DolanReloadedIve heard people say that in surfing, being a bigger heavier guy makes your surfing more graceful because when youre heavy your board doesnt pitter patter around and you punish the wave as opposed to being a small surfer who gets punished by the wave. You will see it yourself if you watch surf vids; most pros are pretty husky guys.
This is actually not true. Some pros are short and stocky, and then you get guys like Jordy Smith who are tall and somewhat lanky, but most of the top pros are smaller. The exception is in really big, powerful waves where you get guys like Laird Hamilton. But most pros are NOT what I would call husky guys, Occy being an exception. Which guys do you consider husky?
It definitely helps to be smaller and lighter in small waves. The bigger guys tend to surf better in bigger surf, but even then they are rarely big.

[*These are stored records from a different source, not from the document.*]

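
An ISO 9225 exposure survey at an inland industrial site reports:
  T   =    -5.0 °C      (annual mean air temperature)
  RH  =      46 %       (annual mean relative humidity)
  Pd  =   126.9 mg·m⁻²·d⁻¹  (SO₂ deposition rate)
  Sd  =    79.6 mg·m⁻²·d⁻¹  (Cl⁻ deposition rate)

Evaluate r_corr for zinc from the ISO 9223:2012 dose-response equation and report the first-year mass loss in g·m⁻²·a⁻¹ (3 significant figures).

zinc: T≤10 °C ⇒ hinge +0.038·(-5.0−10) = -0.5700
  sulphur-dioxide contribution → 0.51 μm/a
  chloride contribution → 0.2004 μm/a
  total first-year rate 0.7103 μm/a
Convert to mass loss: 0.7103 μm/a × 7.14 g/cm³ = 5.072 g·m⁻²·a⁻¹

r_corr = 5.07 g·m⁻²·a⁻¹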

Which current pros do you consider husky? Tom Carrol was jacked, like 5'6" 160 with no body fat, but most guys are not THAT muscular. Occy was another guy with lots of body mass, but he was something of an exception. Kelly Slater is something like 5'9" and 150, so not all that big. Slater is pretty typical, I would say. I guess Sunny Garcia would be someone who was powerfully built, 5'10" and 190, but most guys are simply not that big. Slater is probably the typical size, you don't see linebackers surfing.
Maybe to younger people, who are in their early teens, it might seem like the pros are big guys, but that is not the case. I guess that for younger kids their style might get a bit smoother as they get to their late teens, but surfing is not really a sport for bigger guys, particularly small waves. Felipe, John John, Kolohe, Medina, these guys are not big guys. Like I said, Kelly Slater has a typical surfing build.
For skiing powder, I think being bigger helps you lay into turns and really drive a ski, most racers are pretty powerfully built guys, more so than surfers. Being a bit bigger they might have to ski a wider ski, but I don't think it hurts. I think it is strength which helps one ski powder well, as well as obviously technique, rather than weight.